While the toughness is often part of the fun and mystery, sometimes it’s a bit too obtuse. Since it’s not entirely too challenging to establish a healthy economy and strong defenses once a player hits their stride, New Lands often ramps up the difficulty by placing vagrant camps further away from the kingdom base. Vagrant camps are spawn points of wandering NPCs which are the sole method of recruiting new workers and troops. While their locations are indeed randomized on each island for each new play-through, there appears to be a minimum distance threshold for some of the later, more difficult islands. This problem is mitigated to a point by some of the unlockables, but it’s not particularly fun, and it’s sometimes downright frustrating, to have an island be nearly impossible to beat simply because it’s necessary to ride really far out in order to recruit new people.
Other sources of frustration can manifest in failures in the AI. The bugs are very few and far between, but since the player controls very little directly, and nearly all tasks are automated once ordered, the occasional glitch can be game breaking. In one game, some of my workers ran off just as the sun was beginning to set. They ran past the walls into the woods to be eaten by trolls, and I had not given them orders to perform work in that direction. In another frustrating instance, I upgraded a tower on the edge of my perimeter which was key to my defense, but it got permanently stuck in the building animation midway through. No matter how many more workers I recruited, none ran over to finish the job, and three archers which should have been utilizing the higher ground milled around uselessly at its base.

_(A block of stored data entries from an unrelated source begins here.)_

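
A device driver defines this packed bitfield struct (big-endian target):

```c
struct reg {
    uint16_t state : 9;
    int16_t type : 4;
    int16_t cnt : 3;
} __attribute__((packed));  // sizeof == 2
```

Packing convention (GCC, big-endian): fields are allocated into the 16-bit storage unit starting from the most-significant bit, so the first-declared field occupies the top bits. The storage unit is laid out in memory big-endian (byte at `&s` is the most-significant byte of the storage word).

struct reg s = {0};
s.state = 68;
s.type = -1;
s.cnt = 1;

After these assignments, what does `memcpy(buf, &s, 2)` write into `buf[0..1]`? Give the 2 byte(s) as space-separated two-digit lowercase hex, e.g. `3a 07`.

22 79

[7+:9] state=68 & 0x1ff = 0x44; word=0x2200
[3+:4] type=-1 & 0xf = 0xf; word=0x2278
[0+:3] cnt=1 & 0x7 = 0x1; word=0x2279
word = 0x2279 → big-endian bytes:
  [0]=0x22  [1]=0x79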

Despite these nitpicks, New Lands is a delight to play, both through the depth of its strategy and the discovery of its mystery. It also happens to be gorgeous. Besides the beautiful and fluid pixel art, it also sports some of the best water effects and lighting you’ll ever see in a pixel-based 2D game. Another nice aesthetic touch is the player’s ability to select a king or queen from a large assortment of appearances, including different skin colors. New Lands also adds some impressive weather effects to the game, some of which come along with seasons which will challenge player’s farms and make food sparse for mounts. The music is very atmospheric, and works in concert with the art style to create extremely thick and immersive ambiance, which can become downright ominous when appropriate.
With the new gradual layout of the game, and it’s gorgeously crafted atmosphere, New Lands will be keeping players coming back for more to see how much further they can make it, and to enjoy the new toys they get to play with as they progress, culminating in epic and satisfying victories over the troll hordes. All these elements come together to make Kingdom: New Lands an incredibly addictive and special experience which should not be missed. Now please excuse me while I go fortify my holdfast for the next Blood Moon.